CPC – Cost Per Click (also known as Pay Per Click). Advertisers only pay for CPCs when a reader actually clicks on the ad. A reader could see the ad, but if they don’t actually click on it, the advertiser doesn’t pay anything. This reduces risk for the advertiser but isn’t always good for the publisher. If no one ever clicks on the ad, the publisher won’t ever be paid. Because there is some risk involved on the publisher’s side, these ads pay more than CPMs. Advertisers also like these ads because it is very easy to track the number of clicks on one ad.
CPA – Cost Per Acquisition. With CPAs, advertisers only pay per lead generated. A lead is a prospective customer. Essentially, these ads only pay when the advertiser gains a new customer because of an ad. This means that not only does a viewer have to click on your ad, but they also have to purchase the product or service. This is great for the advertiser because they can easily determine how much money they need to spend in order to gain a new customer. Similar to CPCs, publishers bear the risk for these ads because if the advertiser never gains a new customer, the publisher will not be paid. CPAs pay more than CPCs or CPMs.
vCPM – Viewable Cost Per Mil. A vCPM campaign will only pay out when the ads are served and measured as viewable. Viewability is becoming more and more important as advertisers have realized that some ads are never seen. vCPM is a fairly new metric but will be used more as viewability is tracked more consistently. Advertisers don’t want to pay for ads that are never seen, so vCPM is a better overall measurement for advertisers than CPM. It’s possible that as viewability tracking increases, vCPM will eventually replace CPM as the base metric.

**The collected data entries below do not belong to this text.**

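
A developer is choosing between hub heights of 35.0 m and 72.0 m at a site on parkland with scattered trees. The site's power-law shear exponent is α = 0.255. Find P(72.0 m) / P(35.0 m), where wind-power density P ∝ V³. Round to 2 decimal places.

1.74

Speed ratio: V_B/V_A = (z_B/z_A)^α = (72.0/35.0)^0.255 = (2.0571)^0.255 = 1.20194
Power-density ratio: P_B/P_A = (V_B/V_A)³ = (1.20194)³ = 1.73639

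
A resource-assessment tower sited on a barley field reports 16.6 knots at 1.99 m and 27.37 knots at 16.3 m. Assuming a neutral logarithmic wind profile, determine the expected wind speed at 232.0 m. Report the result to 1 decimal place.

Log law: V ∝ ln(z/z₀). From the pair, with r = V₁/V₂ = 0.60650,
ln z₀ = (ln z₁ − r·ln z₂)/(1 − r) = (0.6881 − 0.60650×2.7912)/0.39350 = -2.5533 → z₀ = 0.07782 m
V₃ = V₁ · ln(z₃/z₀)/ln(z₁/z₀) = 16.6 × 8.0000/3.2414 = 40.9697 knots

41.0 knots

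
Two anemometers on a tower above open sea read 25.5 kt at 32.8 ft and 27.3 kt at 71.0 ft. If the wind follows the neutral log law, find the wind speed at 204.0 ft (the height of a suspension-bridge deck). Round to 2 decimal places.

29.76 kt

Log law: V ∝ ln(z/z₀). From the pair, with r = V₁/V₂ = 0.93407,
ln z₀ = (ln z₁ − r·ln z₂)/(1 − r) = (3.4904 − 0.93407×4.2627)/0.06593 = -7.4498 → z₀ = 0.0005816 ft
V₃ = V₁ · ln(z₃/z₀)/ln(z₁/z₀) = 25.5 × 12.7679/10.9402 = 29.7601 kt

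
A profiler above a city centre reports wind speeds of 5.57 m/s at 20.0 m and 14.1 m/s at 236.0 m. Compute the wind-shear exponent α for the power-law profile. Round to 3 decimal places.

α ≈ 0.376

Power law: V₂/V₁ = (z₂/z₁)^α ⇒ α = ln(V₂/V₁) / ln(z₂/z₁)
α = ln(14.1/5.57) / ln(236.0/20.0) = ln(2.5314) / ln(11.8000)
  = 0.92878 / 2.46810 = 0.37631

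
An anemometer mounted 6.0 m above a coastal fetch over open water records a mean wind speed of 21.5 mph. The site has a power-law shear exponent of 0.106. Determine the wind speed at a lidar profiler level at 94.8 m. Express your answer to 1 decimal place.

28.8 mph

Power-law profile: V₂ = V₁ · (z₂/z₁)^α
V₂ = 21.5 × (94.8/6.0)^0.106 = 21.5 × (15.8000)^0.106
    = 21.5 × 1.3399 = 28.8069 mph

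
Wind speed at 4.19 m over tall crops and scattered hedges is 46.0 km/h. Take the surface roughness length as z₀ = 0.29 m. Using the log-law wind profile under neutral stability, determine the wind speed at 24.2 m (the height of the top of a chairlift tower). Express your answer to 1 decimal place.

Log law: V(z) ∝ ln(z/z₀), so V₂/V₁ = ln(z₂/z₀) / ln(z₁/z₀).
ln(24.2/0.29) = 4.4242, ln(4.19/0.29) = 2.6706
V₂ = 46.0 × 4.4242/2.6706 = 46.0 × 1.6567 = 76.2062 km/h

76.2 km/h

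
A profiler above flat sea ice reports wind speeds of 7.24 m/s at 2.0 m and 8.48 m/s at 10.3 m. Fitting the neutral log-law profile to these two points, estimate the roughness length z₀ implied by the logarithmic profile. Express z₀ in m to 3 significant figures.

z₀ ≈ 0.000140 m

Log law: V(z) ∝ ln(z/z₀). With r = V₁/V₂ = 7.24/8.48 = 0.85377,
r · ln(z₂/z₀) = ln(z₁/z₀) ⇒ ln z₀ = (ln z₁ − r·ln z₂)/(1 − r)
ln z₀ = (0.69315 − 0.85377×2.33214) / 0.14623 = -8.8765
z₀ = exp(-8.8765) = 0.0001396 m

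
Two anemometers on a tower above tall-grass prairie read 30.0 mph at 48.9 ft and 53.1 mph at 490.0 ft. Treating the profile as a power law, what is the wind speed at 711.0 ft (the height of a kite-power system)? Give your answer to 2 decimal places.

58.23 mph

First find α: α = ln(V₂/V₁)/ln(z₂/z₁) = ln(53.1/30.0)/ln(490.0/48.9) = 0.57098/2.30463 = 0.2478
Extrapolate from 490.0 ft to 711.0 ft: V₃ = 53.1 × (711.0/490.0)^0.2478 = 53.1 × 1.0966 = 58.2304 mph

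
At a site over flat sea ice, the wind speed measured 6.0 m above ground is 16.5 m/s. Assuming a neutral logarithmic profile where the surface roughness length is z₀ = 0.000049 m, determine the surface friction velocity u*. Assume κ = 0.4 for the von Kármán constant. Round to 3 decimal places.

u* ≈ 0.563 m/s

Log law: V(z) = (u*/κ) · ln(z/z₀) ⇒ u* = κ · V / ln(z/z₀)
u* = 0.4 × 16.5 / ln(6.0/0.000049) = 0.4 × 16.5 / 11.7154
   = 6.6000 / 11.7154 = 0.5634 m/s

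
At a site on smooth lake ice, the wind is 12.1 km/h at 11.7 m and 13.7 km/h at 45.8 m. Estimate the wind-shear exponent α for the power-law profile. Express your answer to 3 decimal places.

Power law: V₂/V₁ = (z₂/z₁)^α ⇒ α = ln(V₂/V₁) / ln(z₂/z₁)
α = ln(13.7/12.1) / ln(45.8/11.7) = ln(1.1322) / ln(3.9145)
  = 0.12419 / 1.36470 = 0.09100

α ≈ 0.091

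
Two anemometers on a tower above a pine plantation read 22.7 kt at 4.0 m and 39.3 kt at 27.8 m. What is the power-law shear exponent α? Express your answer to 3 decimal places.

Power law: V₂/V₁ = (z₂/z₁)^α ⇒ α = ln(V₂/V₁) / ln(z₂/z₁)
α = ln(39.3/22.7) / ln(27.8/4.0) = ln(1.7313) / ln(6.9500)
  = 0.54886 / 1.93874 = 0.28310

α ≈ 0.283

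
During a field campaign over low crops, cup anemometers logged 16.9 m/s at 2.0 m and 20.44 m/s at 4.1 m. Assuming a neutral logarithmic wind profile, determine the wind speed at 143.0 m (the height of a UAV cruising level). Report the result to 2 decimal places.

Log law: V ∝ ln(z/z₀). From the pair, with r = V₁/V₂ = 0.82681,
ln z₀ = (ln z₁ − r·ln z₂)/(1 − r) = (0.6931 − 0.82681×1.4110)/0.17319 = -2.7338 → z₀ = 0.06497 m
V₃ = V₁ · ln(z₃/z₀)/ln(z₁/z₀) = 16.9 × 7.6967/3.4270 = 37.9559 m/s

37.96 m/s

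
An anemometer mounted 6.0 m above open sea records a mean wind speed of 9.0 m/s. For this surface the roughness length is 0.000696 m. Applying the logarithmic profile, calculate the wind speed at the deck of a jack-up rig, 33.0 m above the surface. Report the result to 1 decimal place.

10.7 m/s

Log law: V(z) ∝ ln(z/z₀), so V₂/V₁ = ln(z₂/z₀) / ln(z₁/z₀).
ln(33.0/0.000696) = 10.7667, ln(6.0/0.000696) = 9.0619
V₂ = 9.0 × 10.7667/9.0619 = 9.0 × 1.1881 = 10.6931 m/s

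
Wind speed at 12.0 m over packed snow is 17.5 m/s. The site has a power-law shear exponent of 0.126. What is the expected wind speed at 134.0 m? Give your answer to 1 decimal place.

23.7 m/s

Power-law profile: V₂ = V₁ · (z₂/z₁)^α
V₂ = 17.5 × (134.0/12.0)^0.126 = 17.5 × (11.1667)^0.126
    = 17.5 × 1.3553 = 23.7179 m/s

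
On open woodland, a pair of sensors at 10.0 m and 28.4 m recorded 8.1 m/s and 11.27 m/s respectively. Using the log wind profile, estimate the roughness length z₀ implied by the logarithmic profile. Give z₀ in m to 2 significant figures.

Log law: V(z) ∝ ln(z/z₀). With r = V₁/V₂ = 8.1/11.27 = 0.71872,
r · ln(z₂/z₀) = ln(z₁/z₀) ⇒ ln z₀ = (ln z₁ − r·ln z₂)/(1 − r)
ln z₀ = (2.30259 − 0.71872×3.34639) / 0.28128 = -0.3645
z₀ = exp(-0.3645) = 0.6945 m

z₀ ≈ 0.69 m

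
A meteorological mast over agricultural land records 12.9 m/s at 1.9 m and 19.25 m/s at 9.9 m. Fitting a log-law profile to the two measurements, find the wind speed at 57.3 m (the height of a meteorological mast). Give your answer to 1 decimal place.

26.0 m/s

Log law: V ∝ ln(z/z₀). From the pair, with r = V₁/V₂ = 0.67013,
ln z₀ = (ln z₁ − r·ln z₂)/(1 − r) = (0.6419 − 0.67013×2.2925)/0.32987 = -2.7115 → z₀ = 0.06644 m
V₃ = V₁ · ln(z₃/z₀)/ln(z₁/z₀) = 12.9 × 6.7598/3.3534 = 26.0043 m/s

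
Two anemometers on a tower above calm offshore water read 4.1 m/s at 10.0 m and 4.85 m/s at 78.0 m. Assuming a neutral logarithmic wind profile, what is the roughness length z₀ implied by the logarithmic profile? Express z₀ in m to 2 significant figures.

Log law: V(z) ∝ ln(z/z₀). With r = V₁/V₂ = 4.1/4.85 = 0.84536,
r · ln(z₂/z₀) = ln(z₁/z₀) ⇒ ln z₀ = (ln z₁ − r·ln z₂)/(1 − r)
ln z₀ = (2.30259 − 0.84536×4.35671) / 0.15464 = -8.9266
z₀ = exp(-8.9266) = 0.0001328 m

z₀ ≈ 0.00013 m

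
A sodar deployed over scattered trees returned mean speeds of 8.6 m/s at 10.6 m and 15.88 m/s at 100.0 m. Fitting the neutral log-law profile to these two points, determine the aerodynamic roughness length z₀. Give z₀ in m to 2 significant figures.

Log law: V(z) ∝ ln(z/z₀). With r = V₁/V₂ = 8.6/15.88 = 0.54156,
r · ln(z₂/z₀) = ln(z₁/z₀) ⇒ ln z₀ = (ln z₁ − r·ln z₂)/(1 − r)
ln z₀ = (2.36085 − 0.54156×4.60517) / 0.45844 = -0.2904
z₀ = exp(-0.2904) = 0.7480 m

z₀ ≈ 0.75 m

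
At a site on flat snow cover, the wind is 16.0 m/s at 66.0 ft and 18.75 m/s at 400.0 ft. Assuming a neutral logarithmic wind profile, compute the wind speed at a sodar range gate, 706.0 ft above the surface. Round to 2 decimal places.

Log law: V ∝ ln(z/z₀). From the pair, with r = V₁/V₂ = 0.85333,
ln z₀ = (ln z₁ − r·ln z₂)/(1 − r) = (4.1897 − 0.85333×5.9915)/0.14667 = -6.2936 → z₀ = 0.001848 ft
V₃ = V₁ · ln(z₃/z₀)/ln(z₁/z₀) = 16.0 × 12.8532/10.4833 = 19.6171 m/s

19.62 m/s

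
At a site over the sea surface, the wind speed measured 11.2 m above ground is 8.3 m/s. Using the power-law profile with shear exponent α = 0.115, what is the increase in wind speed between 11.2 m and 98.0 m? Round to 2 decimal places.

Power law: V₂ = V₁ · (z₂/z₁)^α = 8.3 × (8.7500)^0.115 = 10.6515 m/s
ΔV = 10.6515 − 8.3 = 2.3515 m/s

2.35 m/s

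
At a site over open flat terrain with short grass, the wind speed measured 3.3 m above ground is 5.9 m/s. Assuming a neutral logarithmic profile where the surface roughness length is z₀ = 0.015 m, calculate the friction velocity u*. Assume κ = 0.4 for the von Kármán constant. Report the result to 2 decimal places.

Log law: V(z) = (u*/κ) · ln(z/z₀) ⇒ u* = κ · V / ln(z/z₀)
u* = 0.4 × 5.9 / ln(3.3/0.015) = 0.4 × 5.9 / 5.3936
   = 2.3600 / 5.3936 = 0.4376 m/s

u* ≈ 0.44 m/s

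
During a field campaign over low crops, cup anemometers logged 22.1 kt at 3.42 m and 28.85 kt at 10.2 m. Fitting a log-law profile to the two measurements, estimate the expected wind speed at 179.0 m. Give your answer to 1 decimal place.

Log law: V ∝ ln(z/z₀). From the pair, with r = V₁/V₂ = 0.76603,
ln z₀ = (ln z₁ − r·ln z₂)/(1 − r) = (1.2296 − 0.76603×2.3224)/0.23397 = -2.3481 → z₀ = 0.09555 m
V₃ = V₁ · ln(z₃/z₀)/ln(z₁/z₀) = 22.1 × 7.5355/3.5777 = 46.5474 kt

46.5 kt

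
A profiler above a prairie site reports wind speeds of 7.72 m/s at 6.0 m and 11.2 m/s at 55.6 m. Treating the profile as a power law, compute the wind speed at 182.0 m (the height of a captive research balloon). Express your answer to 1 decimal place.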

As a publisher, managing ads is all about understanding your site. Depending on your type of traffic, certain ads may do better than other types of ads. Display ads don’t pay the most, but if you have a lot of traffic with a high click-through rate, you may do well with just display ads on your site. It’s also about managing risk. Rich media ads may pay more, but they also need to have a frequency cap so they don’t turn off your readers. Display ads pay less but you can easily have several of those on your site at once.
You need to know your reader, know your traffic, and know how you want your site to look. Understanding your goals as a website owner and the relationship you have with your reader is most important. These should be the things you look at when you decide how you want to monetize your site, not by just choosing whatever pays the most.